Le 6 mars dernier, Kemal Kiliçdaroglu a ainsi dévoilé sa « feuille de route de la transition vers un système parlementaire renforcé », publiée sur le site du CHP (en turc) et décidée par sa coalition. « C’est l’objectif phare des membres de l’alliance, et ils devraient réussir à s’entendre là-dessus, poursuit Bayram Balci. Mais au-delà, le vrai travail commence. Réussiront-ils à former une majorité parlementaire pour gouverner ? »
« L’idée, c’est d’en finir avec les dérives autoritaires, de rendre son indépendance à la justice, à la Banque centrale, d’arrêter de tout centrer autour d’un seul dirigeant. »
Nicolas Manceau, maître de conférences en sciences politiques à l’université de Bordeauxà franceinfo
En cas de victoire, Kiliçdaroglu arriverait à la tête d’un pays exsangue, où l’inflation a atteint des sommets ces derniers mois, jusqu’à 85% en octobre. « Il y a beaucoup à faire aussi pour réparer l’image et les relations diplomatiques de la Turquie », ajoute Nicolas Manceau. Sans oublier la reconstruction des onze provinces ravagées par les séismes de février dernier, qui ont fait plus de 48 000 morts en Turquie, selon le dernier bilan rapporté par l’agence officielle Anadolu (en turc). « Dans ce domaine, le parti au pouvoir est mieux armé, note Bayram Balci. L’AKP a des bâtisseurs, des entrepreneurs, des capitaux… C’est la grande machine Erdogan. »

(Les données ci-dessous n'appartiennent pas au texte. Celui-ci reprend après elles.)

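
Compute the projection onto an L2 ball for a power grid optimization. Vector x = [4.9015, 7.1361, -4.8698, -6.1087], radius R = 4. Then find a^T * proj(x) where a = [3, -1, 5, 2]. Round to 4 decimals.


Step 1: Compute ||x|| (intermediates to 6 decimals).
||x|| = sqrt(4.9015^2 + 7.1361^2 + (-4.8698)^2 + (-6.1087)^2) = 11.661037
Step 2: Project.
Since ||x|| > R, scale = R/||x|| = 4/11.661037 = 0.343023, proj(x) = scale * x
proj(x) = [1.681327, 2.447846, -1.670453, -2.095425]
Step 3: Dot product.
a^T * proj(x) = 3*1.681327 - 1*2.447846 + 5*(-1.670453) + 2*(-2.095425) = -9.947


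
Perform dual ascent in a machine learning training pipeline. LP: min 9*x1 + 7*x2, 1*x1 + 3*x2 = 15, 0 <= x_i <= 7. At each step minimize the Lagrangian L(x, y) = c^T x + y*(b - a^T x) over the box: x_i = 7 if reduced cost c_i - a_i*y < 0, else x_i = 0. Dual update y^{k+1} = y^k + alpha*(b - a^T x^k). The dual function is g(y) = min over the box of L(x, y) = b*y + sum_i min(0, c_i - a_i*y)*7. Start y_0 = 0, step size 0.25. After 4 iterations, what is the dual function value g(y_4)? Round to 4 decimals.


Dual ascent for LP: min 9*x1 + 7*x2, 1*x1 + 3*x2 = 15, 0 <= x_i <= 7
Step 1: y^k = 0.0, reduced costs: (9.0, 7.0)
  x^k = (0.0, 0.0), subgradient = b - a^T x = 15.0
  y^{k+1} = 0.0 + 0.25*15.0 = 3.75
Step 2: y^k = 3.75, reduced costs: (5.25, -4.25)
  x^k = (0.0, 7.0), subgradient = b - a^T x = -6.0
  y^{k+1} = 3.75 + 0.25*-6.0 = 2.25
Step 3: y^k = 2.25, reduced costs: (6.75, 0.25)
  x^k = (0.0, 0.0), subgradient = b - a^T x = 15.0
  y^{k+1} = 2.25 + 0.25*15.0 = 6.0
Step 4: y^k = 6.0, reduced costs: (3.0, -11.0)
  x^k = (0.0, 7.0), subgradient = b - a^T x = -6.0
  y^{k+1} = 6.0 + 0.25*-6.0 = 4.5
Dual objective at y_4 = 4.5: reduced costs (4.5, -6.5), box minimizer x = (0.0, 7.0)
g(y_4) = b*y + (c1 - a1*y)*x1 + (c2 - a2*y)*x2 = 15*4.5 + 4.5*0.0 + (-6.5)*7.0 = 67.5 + 0.0 - 45.5 = 22.0


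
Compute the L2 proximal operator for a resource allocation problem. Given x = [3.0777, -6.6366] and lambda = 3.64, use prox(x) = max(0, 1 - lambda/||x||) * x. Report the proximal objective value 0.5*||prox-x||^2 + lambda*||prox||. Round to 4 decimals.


Step 1: Compute ||x||.
||x|| = 7.3155
Step 2: Compute scaling factor.
scale = max(0, 1 - 3.64/7.3155) = 0.5024
Step 3: prox(x) = [1.5463, -3.3344]
||prox(x)|| = 3.6755
Step 4: Proximal objective.
0.5*||prox-x||^2 = 6.6248
lambda*||prox|| = 13.3788
Total = 20.0037


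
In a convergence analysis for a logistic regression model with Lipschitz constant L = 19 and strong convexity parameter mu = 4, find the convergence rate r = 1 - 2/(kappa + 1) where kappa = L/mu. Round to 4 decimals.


Step 1: Compute the condition number.
kappa = L/mu = 19/4 = 4.75
Step 2: Compute the convergence rate.
r = 1 - 2/(kappa + 1) = 1 - 2*mu/(L + mu) = (L - mu)/(L + mu) = 15/23 = 0.6522


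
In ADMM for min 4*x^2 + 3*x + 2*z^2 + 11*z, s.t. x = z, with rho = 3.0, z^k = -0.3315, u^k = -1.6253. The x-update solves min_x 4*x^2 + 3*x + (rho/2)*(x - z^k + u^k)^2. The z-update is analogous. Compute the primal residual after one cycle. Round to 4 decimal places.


ADMM iteration with rho = 3.0, z^k = -0.3315, u^k = -1.6253
Step 1: x-update.
Minimize 4*x^2 + 3*x + (3.0/2)*(x + 0.3315 - 1.6253)^2
FOC: (2*4 + 3.0)*x = -3 + 3.0*(-0.3315 + 1.6253)
x^{k+1} = 0.0801
Step 2: z-update.
Minimize 2*z^2 + 11*z + (3.0/2)*(0.0801 - z - 1.6253)^2
FOC: (2*2 + 3.0)*z = -11 + 3.0*(0.0801 - 1.6253)
z^{k+1} = -2.2336
Step 3: u-update.
u^{k+1} = -1.6253 + 0.0801 + 2.2336 = 0.6885
Step 4: Primal residual = |0.0801 + 2.2336| = 2.3138


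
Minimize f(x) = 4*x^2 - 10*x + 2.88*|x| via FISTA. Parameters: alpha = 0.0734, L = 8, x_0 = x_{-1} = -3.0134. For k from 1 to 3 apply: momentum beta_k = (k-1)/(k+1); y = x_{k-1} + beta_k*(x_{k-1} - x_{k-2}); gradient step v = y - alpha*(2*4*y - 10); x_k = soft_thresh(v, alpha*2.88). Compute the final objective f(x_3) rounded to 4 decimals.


FISTA on f(x) = 4*x^2 - 10*x + 2.88*|x|
L = 8, alpha = 0.0734
Iteration 1: beta = 0.0, y = -3.0134 + 0.0*(-3.0134 + 3.0134) = -3.0134
  grad(y) = -34.1072, v = y - alpha*grad = -0.5099
  prox(v) = soft_thresh(-0.5099, 0.2114) = -0.2985
Iteration 2: beta = 0.3333, y = -0.2985 + 0.3333*(-0.2985 + 3.0134) = 0.6064
  grad(y) = -5.1487, v = y - alpha*grad = 0.9843
  prox(v) = soft_thresh(0.9843, 0.2114) = 0.7729
Iteration 3: beta = 0.5, y = 0.7729 + 0.5*(0.7729 + 0.2985) = 1.3087
  grad(y) = 0.4694, v = y - alpha*grad = 1.2742
  prox(v) = soft_thresh(1.2742, 0.2114) = 1.0628
f(x_3) = 4*1.0628^2 - 10*1.0628 + 2.88*|1.0628| = -3.0489


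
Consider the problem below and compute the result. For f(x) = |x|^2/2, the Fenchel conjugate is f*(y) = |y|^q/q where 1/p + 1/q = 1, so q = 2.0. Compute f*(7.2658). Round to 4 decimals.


The conjugate exponent q satisfies 1/p + 1/q = 1.
p = 2, so q = 2/(2 - 1) = 2.0
|y|^q = 7.2658^2.0 = 52.7918
f*(7.2658) = 52.7918 / 2.0 = 26.3959


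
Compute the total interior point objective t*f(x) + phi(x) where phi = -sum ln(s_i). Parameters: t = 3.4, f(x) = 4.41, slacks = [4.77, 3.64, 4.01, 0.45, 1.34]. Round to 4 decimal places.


Step 1: Compute log-barrier.
ln values: [1.5623, 1.292, 1.3888, -0.7985, 0.2927]
phi = -(1.5623 + 1.292 + 1.3888 - 0.7985 + 0.2927) = -3.7373
Step 2: Compute augmented objective.
t*f(x) = 3.4*4.41 = 14.994
Total = 14.994 - 3.7373 = 11.2567


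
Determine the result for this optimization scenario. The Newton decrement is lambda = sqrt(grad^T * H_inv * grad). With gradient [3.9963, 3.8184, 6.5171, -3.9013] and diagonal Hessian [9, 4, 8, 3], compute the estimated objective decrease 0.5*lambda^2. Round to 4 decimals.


Step 1: H is diagonal, so H^(-1) * g = [0.444, 0.9546, 0.8146, -1.3004].
Step 2: g^T H^(-1) g = sum_i g_i^2 / H_ii
  = (3.9963)^2/9 + (3.8184)^2/4 + (6.5171)^2/8 + (-3.9013)^2/3
  = 1.7745 + 3.645 + 5.3091 + 5.0734 = 15.802
Step 3: Objective decrease = 0.5 * g^T H^(-1) g = 7.901


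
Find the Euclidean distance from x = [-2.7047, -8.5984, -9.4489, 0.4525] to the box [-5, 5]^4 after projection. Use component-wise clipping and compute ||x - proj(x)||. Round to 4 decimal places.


Project each component onto [-5, 5].
clip(-2.7047) = -2.7047, clip(-8.5984) = -5.0, clip(-9.4489) = -5.0, clip(0.4525) = 0.4525
Projection = [-2.7047, -5.0, -5.0, 0.4525]
Squared diffs: [0.0, 12.9485, 19.7927, 0.0]
Distance = sqrt(32.7412) = 5.722


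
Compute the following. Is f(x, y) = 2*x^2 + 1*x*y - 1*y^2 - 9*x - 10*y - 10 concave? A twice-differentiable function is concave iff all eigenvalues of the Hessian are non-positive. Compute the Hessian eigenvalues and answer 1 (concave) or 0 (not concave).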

Une « machine » face à laquelle Kemal Kiliçdaroglu, moins charismatique que le tonitruant président turc, entend se présenter comme une alternative plus apaisée. « Si les électeurs turcs choisissent de voter pour lui, ce ne sera pas forcément pour ses qualités personnelles, prévient Nicolas Manceau, mais avant tout pour se débarrasser d’Erdogan. »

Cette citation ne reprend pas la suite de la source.